Арабы были исключены из этого мира, за исключением домашней прислуги (фатма), или же работали докерами, сельскохозяйственными рабочими; всех их европейцы именуют Ахмедами. Что не мешает арабским детям и белым ребятишкам вместе играть на ферме, вместе ходить в школу и часто есть за одним столом. Но не могло быть и речи ни о сексуальных отношениях между представителями двух миров, ни о повышении роли арабов в политике. «Если один из них станет членом муниципального совета, я достану свой маузер, оставшийся с войны 14-го года», — говорил некий владелец авторемонтной мастерской. Подобный разлад, расизм, царил повсюду, несмотря на то что в профсоюзном движении, например, он в принципе исчез. Однако он сохранялся в головах. «Даже моя мавританка поняла бы это», — сказал мне однажды европеец — секретарь компартии в Оране.

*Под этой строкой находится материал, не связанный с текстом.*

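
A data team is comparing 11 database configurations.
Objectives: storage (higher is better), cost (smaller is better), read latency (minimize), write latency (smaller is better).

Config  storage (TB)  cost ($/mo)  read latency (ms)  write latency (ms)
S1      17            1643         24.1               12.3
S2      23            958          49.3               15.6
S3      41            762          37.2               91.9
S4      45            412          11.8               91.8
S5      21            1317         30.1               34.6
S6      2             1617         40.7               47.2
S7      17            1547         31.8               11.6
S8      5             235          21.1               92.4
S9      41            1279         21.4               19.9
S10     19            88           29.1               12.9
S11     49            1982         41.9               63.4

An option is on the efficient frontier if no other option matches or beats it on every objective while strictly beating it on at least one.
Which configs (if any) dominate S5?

S9

S9: storage 41≥21, cost 1279≤1317, read latency 21.4≤30.1, write latency 19.9≤34.6 — dominates S5.
Others (S1, S2, S3, S4, S6, S7, S8, S10, S11) are each worse than S5 on at least one objective.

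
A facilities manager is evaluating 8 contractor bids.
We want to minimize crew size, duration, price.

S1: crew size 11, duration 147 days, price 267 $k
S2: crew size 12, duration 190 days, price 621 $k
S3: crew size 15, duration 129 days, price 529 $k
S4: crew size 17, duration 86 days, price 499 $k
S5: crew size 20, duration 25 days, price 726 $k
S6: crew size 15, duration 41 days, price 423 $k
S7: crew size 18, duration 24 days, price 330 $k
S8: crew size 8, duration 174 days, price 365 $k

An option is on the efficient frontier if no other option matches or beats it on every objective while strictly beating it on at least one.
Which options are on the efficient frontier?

S1, S6, S7, S8

S1: not dominated (best price).
S2: dominated by S1 (crew size 11≤12, duration 147≤190, price 267≤621).
S3: dominated by S6 (crew size 15≤15, duration 41≤129, price 423≤529).
S4: dominated by S6 (crew size 15≤17, duration 41≤86, price 423≤499).
S5: dominated by S7 (crew size 18≤20, duration 24≤25, price 330≤726).
S6: not dominated.
S7: not dominated (best duration).
S8: not dominated (best crew size).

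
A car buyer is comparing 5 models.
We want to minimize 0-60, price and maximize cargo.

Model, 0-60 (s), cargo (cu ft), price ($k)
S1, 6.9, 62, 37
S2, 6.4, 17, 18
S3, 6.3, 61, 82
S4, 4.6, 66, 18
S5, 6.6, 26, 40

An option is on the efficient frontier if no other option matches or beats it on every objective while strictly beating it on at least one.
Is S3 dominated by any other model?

Yes

S4 vs S3: 0-60 4.6≤6.3, cargo 66≥61, price 18≤82 — S4 is at least as good on every objective and strictly better on at least one, so S4 dominates S3.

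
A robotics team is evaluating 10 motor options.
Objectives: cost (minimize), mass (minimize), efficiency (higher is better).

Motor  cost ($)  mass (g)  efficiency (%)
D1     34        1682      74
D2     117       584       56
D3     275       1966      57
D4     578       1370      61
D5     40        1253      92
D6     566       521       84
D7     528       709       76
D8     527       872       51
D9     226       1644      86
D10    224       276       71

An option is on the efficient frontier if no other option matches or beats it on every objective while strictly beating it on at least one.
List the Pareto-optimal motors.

D1: not dominated (best cost).
D2: not dominated.
D3: dominated by D1 (cost 34≤275, mass 1682≤1966, efficiency 74≥57).
D4: dominated by D5 (cost 40≤578, mass 1253≤1370, efficiency 92≥61).
D5: not dominated (best efficiency).
D6: not dominated.
D7: not dominated.
D8: dominated by D2 (cost 117≤527, mass 584≤872, efficiency 56≥51).
D9: dominated by D5 (cost 40≤226, mass 1253≤1644, efficiency 92≥86).
D10: not dominated (best mass).

D1, D2, D5, D6, D7, D10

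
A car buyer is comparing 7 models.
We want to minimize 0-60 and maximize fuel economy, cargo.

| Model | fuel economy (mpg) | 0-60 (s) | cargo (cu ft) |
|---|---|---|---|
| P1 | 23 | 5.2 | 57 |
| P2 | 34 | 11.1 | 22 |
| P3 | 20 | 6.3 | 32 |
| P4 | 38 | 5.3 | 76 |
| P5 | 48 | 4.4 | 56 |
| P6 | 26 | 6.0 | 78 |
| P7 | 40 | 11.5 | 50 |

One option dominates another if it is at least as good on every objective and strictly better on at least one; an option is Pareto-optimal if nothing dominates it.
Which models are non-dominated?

P1: not dominated.
P2: dominated by P4 (fuel economy 38≥34, 0-60 5.3≤11.1, cargo 76≥22).
P3: dominated by P1 (fuel economy 23≥20, 0-60 5.2≤6.3, cargo 57≥32).
P4: not dominated.
P5: not dominated (best fuel economy).
P6: not dominated (best cargo).
P7: dominated by P5 (fuel economy 48≥40, 0-60 4.4≤11.5, cargo 56≥50).

P1, P4, P5, P6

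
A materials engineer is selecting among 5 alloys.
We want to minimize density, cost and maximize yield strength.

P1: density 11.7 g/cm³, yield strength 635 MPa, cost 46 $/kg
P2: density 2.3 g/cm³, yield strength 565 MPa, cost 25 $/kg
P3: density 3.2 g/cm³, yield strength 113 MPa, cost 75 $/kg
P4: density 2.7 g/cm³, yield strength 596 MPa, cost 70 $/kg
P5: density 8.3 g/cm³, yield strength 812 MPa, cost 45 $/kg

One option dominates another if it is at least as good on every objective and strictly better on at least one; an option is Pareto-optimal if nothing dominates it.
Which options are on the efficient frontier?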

Европейцы Алжира жили в своем мире и не ведали о требованиях арабов. Никто из читателей «Оран репюбликен», одной из двух ежедневных газет левого толка, не читал «Репюблик алжерьен», газету УДМА (Демократический союз Алжирского манифеста) Ферхата Аббаса, впрочем, довольно умеренную. В деле фальсификации выборов, продвижения «соглашателей» на ответственные посты, устройства системы исключения арабов из политической и общественной жизни европейцы рассчитывали на администрацию, при этом все время напоминая о том, что Алжир представляет собой настоящие французские департаменты. Того, кто протестовал против фальсификации выборов, изобличали как нарушителя общественного порядка. Когда ответом на европейское насилие стал терроризм арабов, в нем увидели лишь руку уголовников. Самое большое, что позволяли себе французы, так это шутить по поводу того, что сказали бы по этому случаю арабы: «Чемодан или гроб!»[303], но вскоре «черноногие» из ОАС будут использовать этот лозунг против либералов, ратовавших за реформы…
Когда начались первые систематические покушения — то, что позже назовут ноябрьским восстанием 1954 г., — «черноногие» оказали сопротивление: они уже и до этого ни в чем не хотели уступать. Очень немногие поддержали решение начать переговоры с мусульманскими политическими организациями (УДМА — Демократический союз Алжирского манифеста, МТЛД — Движение за триумф демократических свобод, КПА— Коммунистическая партия Алжира). Более того, экстремисты угрожали тем, кто, предвидя худшее, приобретал имущество в метрополии. Уступки Ги Молле Алжиру, сделанные 6 февраля 1956 г., укрепили решимость французских экстремистов, так же как и уступки, сделанные Парижем Марокко и Тунису. Путч 13 мая 1958 г. в Алжире повторил успехи 6 февраля 1956 г. Когда же затем действия де Голля после его слов «Я вас понял» 3 июня 1958 г. раскрыли мало-помалу политику, противоположную той, которой требовали «черноногие», все резко изменилось. Больше не было ни социалистов, ни коммунистов, осталось лишь разгневанное население, готовое взбунтоваться, часть которого присоединилась кОАС.